Functional characterization of HMG_9 and C2H2.07 as positive regulators of ganoderic acid biosynthesis in Ganoderma lucidum
摘要
Ganoderic acids (GAs) are high-value lanostane-type triterpenoids produced by Ganoderma lucidum (G. lucidum) and are responsible for its diverse pharmacological activities. Previous studies have elucidated key enzymatic steps of the mevalonate pathway leading to lanosterol formation. However, the transcriptional regulatory mechanisms controlling the extensive downstream oxidation and modification reactions required for GA biosynthesis remain poorly understood.
ResultsIn this study, two transcription factors, GlHMG_9 and GlC2H2.07, were systematically identified and functionally characterized as positive regulators of GA biosynthesis. Overexpression of either transcription factor significantly increased total triterpenoid content, whereas RNAi-mediated silencing resulted in pronounced reductions in total triterpenoids and multiple individual GAs at both mycelial and primordia stages. LC–MS analysis revealed marked decreases in representative GAs upon gene silencing. Subcellular localization confirmed nuclear localization of both proteins. Transcriptome profiling demonstrated that GlHMG_9 and GlC2H2.07 coordinately regulate genes involved in the mevalonate pathway and downstream lanosterol-derived modification steps, including cytochrome P450–mediated oxidation. Notably, GlC2H2.07 influenced a broader spectrum of biosynthesis-related genes than GlHMG_9, as evidenced by a greater number of differentially expressed genes (266 vs. 157, respectively).

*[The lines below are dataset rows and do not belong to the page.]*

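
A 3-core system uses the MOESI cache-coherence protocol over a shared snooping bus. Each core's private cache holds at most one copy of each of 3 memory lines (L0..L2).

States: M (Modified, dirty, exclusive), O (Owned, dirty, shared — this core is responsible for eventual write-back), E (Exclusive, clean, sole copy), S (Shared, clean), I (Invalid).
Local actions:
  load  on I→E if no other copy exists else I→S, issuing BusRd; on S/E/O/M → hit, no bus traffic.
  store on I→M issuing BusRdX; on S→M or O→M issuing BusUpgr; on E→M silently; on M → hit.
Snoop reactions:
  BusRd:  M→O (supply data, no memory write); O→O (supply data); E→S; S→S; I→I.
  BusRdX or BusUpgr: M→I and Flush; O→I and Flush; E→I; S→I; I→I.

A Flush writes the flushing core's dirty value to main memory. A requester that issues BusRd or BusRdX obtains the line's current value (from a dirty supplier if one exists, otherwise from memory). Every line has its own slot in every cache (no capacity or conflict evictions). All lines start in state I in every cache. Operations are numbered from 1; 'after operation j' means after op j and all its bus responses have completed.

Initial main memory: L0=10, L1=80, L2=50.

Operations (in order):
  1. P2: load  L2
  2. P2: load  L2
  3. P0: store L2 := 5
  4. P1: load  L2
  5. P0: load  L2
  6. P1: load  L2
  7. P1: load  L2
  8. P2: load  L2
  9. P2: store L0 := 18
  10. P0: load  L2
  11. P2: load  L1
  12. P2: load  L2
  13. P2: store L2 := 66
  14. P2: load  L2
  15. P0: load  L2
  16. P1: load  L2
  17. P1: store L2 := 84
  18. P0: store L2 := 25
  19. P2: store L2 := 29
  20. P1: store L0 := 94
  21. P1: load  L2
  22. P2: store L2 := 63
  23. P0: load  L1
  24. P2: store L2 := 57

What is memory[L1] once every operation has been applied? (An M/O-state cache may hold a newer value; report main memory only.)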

ConclusionsThese findings establish GlHMG_9 and GlC2H2.07 as key transcriptional regulators controlling GA biosynthesis in G. lucidum. This study provides mechanistic insights into transcription factor–mediated metabolic regulation and identifies promising regulatory targets for transcription factor–guided strain optimization, thereby providing foundational knowledge for the future development of high-yield G. lucidum cell factories through further optimization and validation.